Constant violations are clear evidence of a state of exception, with Daniel Ortega and Rosario Murillo reaping the benefits of absolute political power. Their party controls the executive, judicial, electoral, and legislative branches of government, and Ortega himself exercises undue power over the police and the military.

This state of affairs allows the dictatorship to destroy the rule of law and to establish a “de facto state of exception.”

In a state of exception, the ruler suspends the rule of law, arguably to protect the integrity of the state itself and guarantee its survival. Unfortunately, what is being protected in Nicaragua is not the Nicaraguan state, but the monopolistic power of one family and one party.

To ensure survival until 2021, at least, the Ortega-Murillo dictatorship engages in doublespeak. On the one hand, their envoys sign agreements, pledging to restore civil and political liberties. On the other hand, Ortega-Murillo police and paramilitaries harass, intimidate, kidnap, and violate laws without consequence.

None of these constant violations are ever acknowledged in the myriad of official press releases coming out of El Carmen.

On the contrary, the latest press release says that “the Government of Reconciliation and National Unity” already released all political prisoners in their custody, and that this process was duly witnessed by the Luis Angel Rosadilla, the OAS special envoy, and Mons. Waldemar Sommertag, the apostolic nuncio.

Still, the Alianza Cívica contends that over 80 political prisoners remain incarcerated. Of these, at least 50 were incarcerated after March 30, one day after signing the agreement to release all political prisoners.

As for the dictatorship’s pledge to restore and respect civil and political rights, this agreement has never been implemented at all. The right to public assembly, for example, has been suspended by police decree since October of 2018.

Now, freedom of worship is also under siege.

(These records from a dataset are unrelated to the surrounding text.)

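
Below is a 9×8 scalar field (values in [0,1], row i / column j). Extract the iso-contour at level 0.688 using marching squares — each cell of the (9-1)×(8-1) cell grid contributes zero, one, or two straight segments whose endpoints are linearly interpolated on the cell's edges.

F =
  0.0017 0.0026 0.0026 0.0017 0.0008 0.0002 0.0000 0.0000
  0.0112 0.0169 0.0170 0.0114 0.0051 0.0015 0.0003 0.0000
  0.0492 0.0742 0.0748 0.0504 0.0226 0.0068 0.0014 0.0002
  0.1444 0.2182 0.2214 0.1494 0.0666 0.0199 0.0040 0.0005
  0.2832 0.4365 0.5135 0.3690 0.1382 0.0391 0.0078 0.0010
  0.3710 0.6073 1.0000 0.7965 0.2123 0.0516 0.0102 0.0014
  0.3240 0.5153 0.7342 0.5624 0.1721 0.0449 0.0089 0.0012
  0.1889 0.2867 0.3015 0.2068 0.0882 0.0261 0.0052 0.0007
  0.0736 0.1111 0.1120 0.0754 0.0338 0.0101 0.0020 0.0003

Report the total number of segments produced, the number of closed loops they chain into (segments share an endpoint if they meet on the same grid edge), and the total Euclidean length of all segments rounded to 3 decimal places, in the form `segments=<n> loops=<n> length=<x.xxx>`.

cell (4,1): code 0100 → (4.359,2.000)–(5.000,1.206)
cell (4,2): code 1100 → (4.746,3.000)–(4.359,2.000)
cell (4,3): code 1000 → (5.000,3.186)–(4.746,3.000)
cell (5,1): code 0110 → (5.000,1.206)–(6.000,1.789)
cell (5,2): code 1011 → (6.000,2.269)–(5.463,3.000)
cell (5,3): code 0001 → (5.463,3.000)–(5.000,3.186)
cell (6,1): code 0010 → (6.000,1.789)–(6.107,2.000)
cell (6,2): code 0001 → (6.107,2.000)–(6.000,2.269)
total: 8 segments, chained into 1 closed loop(s), length Σ = 5.497749

segments=8 loops=1 length=5.498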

Over the weekend, Ortega-Murillo paramilitaries and sympathizers attacked church goers attending a memorial service for Sandor Dolmus, a fifteen-year-old altar boy killed during a paramilitary attack. Dolmus was “shot in the chest with a high-caliber firearm.”

Dolmus’ one-year memorial mass was held on Saturday, June 15, at the Cathedral of León. The day began with a police deployment.

To ensure maximum disruption of the memorial, the local FSLN organized an event right outside the cathedral. They set up a stage, surrounded the plaza with police, and then blasted Ortega-themed music during the service

One of the songs that played during the service was Ortega’s 1990 campaign theme, El Gallo Enavajado, which can be heard in the background of this video, showing Ortega-Murillo sympathizers throwing rocks at the cathedral.

This is the view from inside the cathedral, after the service, as Ortega sympathizers throw rocks into the building. At least one woman was injured during the attack.

All of this happened under the watchful eye of the police. They did nothing to stop it.

Human Rights Watch released a report today, calling for “targeted sanctions against top Nicaraguan authorities implicated in egregious abuses”.

In a state of exception, where an asymmetrical correlation of forces exists, international pressure may be a deciding factor in breaking the stalemate in Nicaragua.

However, it is not the only factor. Dictatorships fall when internal support decays. Ortega and Murillo still have a loyal base of sympathizers and armed civilians, whose actions are protected by police and covered up by every echelon of state power.

That is what maintains Ortega afloat, a monopoly of power that allow him to perpetuate a state of exception, no matter the consequences.